Démission de Nicolas Hulot sur France inter le 28 août 2018.

Et si la réalité était inverse? Le départ de Nicolas Hulot signe sans doute la difficulté pour Emmanuel Macron de trouver la voie du «en même temps» entre écologie et économie, mais c’est vrai de tous les gouvernements partout dans le monde. Les mouvements écologistes, les Verts pour résumer, sont en recul politique dans toute l’Europe. Leur pic de 16% aux élections européennes de 2009 est bien loin. Même en Allemagne, ils ne sont plus des forces d’appoint qui comptent. Sans évoquer les retours violents en arrière comme Donald Trump.

 

Trouver la synthèse entre écologie et économie

Leurs incessantes divisions en chapelles expliquent en partie leur impuissance politique. Mais le problème est général. Les militants verts estiment que l'écologie doit être imposée «politiquement» à l'économie comme un objectif supérieur, celui de la préservation de la planète. De même que des militants de gauche considèrent que le capitalisme est intrinsèquement mauvais, les Verts idéologues croient l'économie intrinsèquement nocive. Certains vont jusqu'à penser que la solution ne sera trouvée que dans la décroissance, tous pensent que les entreprises doivent être légalement forcées dans la bonne voie.

Dès lors, le succès d’un ministre est mesuré au nombre de quotas, de règlements, d’interdictions, de lois qu'il sait faire passer dans son gouvernement contre «les lobbies» des agriculteurs (productivistes) et des industriels (pollueurs) et contre Bercy qui en est le porte-parole.

Emmanuel Macron a espéré que Nicolas Hulot, parce qu’il s’est frotté à la réalité entrepreneuriale, pouvait être un inventeur d’une écologie réaliste. Mais cela n’a pas été le cas. Le ministre a essayé un moment sur le nucléaire en acceptant de repousser le passage obligé à 50% de la production française d’électricité, mais tous ses amis lui sont tombés dessus. Il a reculé et il est, depuis, perdu. Au bout d’un an, le constat est celui en effet d’un échec: Nicolas Hulot n’a pas su trouver la synthèse entre écologie et économie. Il en est resté à l’idéologie de la contrainte par la loi et même par la Constitution, et parce que cette ligne idéologique ne peut que se heurter à celle globale d’Emmanuel Macron qui privilégie l’emploi donc l’économie.

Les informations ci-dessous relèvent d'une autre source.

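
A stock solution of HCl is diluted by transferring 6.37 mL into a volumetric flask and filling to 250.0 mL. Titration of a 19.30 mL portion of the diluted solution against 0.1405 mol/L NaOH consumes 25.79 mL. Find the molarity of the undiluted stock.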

Plutôt que de crier contre l’échec du gouvernement et de se lamenter, les Verts feraient mieux de réfléchir sur le leur. Comment inventer une écologie alliée de la science, des technologies et de l’économie? Comment dépasser les slogans du type «l’écologie va engendrer à un nouveau modèle de croissance qui va créer des millions d’emplois»? Comment trouver des solutions concrètes, applicables?

Des solutions existent

Ces solutions existent, beaucoup de villes et d’entreprises le prouvent. Elles se développeront. Le mouvement écologiste ferait mieux de s’y consacrer. Il a fondamentalement raison: l’économie court à sa perte si elle épuise les ressources, la consommation ne crée pas le bonheur. Mais son tort est de s’en tenir à la punition et de ne pas assez s’employer à développer ce qui améliore.

L’exemple du nucléaire est symbolique. La lutte contre l’atome a été à l’origine du mouvement, on comprend le poids de l’histoire. Mais pourquoi les Verts ne reconnaissent-ils pas que, tant qu’on ne sait pas stocker l’électricité, cette technologie est la seule qui puisse assurer la continuité du service électrique? Le nucléaire n’est pas idéal, le solaire l’est bien plus sûrement. Mais le réalisme oblige de dire que la technologie n’est pas prête. La politique verte ne devrait pas être d’interdire mais de réclamer des milliards  (européens) pour les technologies. De ce point de vue, Chine et États-Unis sont des meilleurs écologistes du futur.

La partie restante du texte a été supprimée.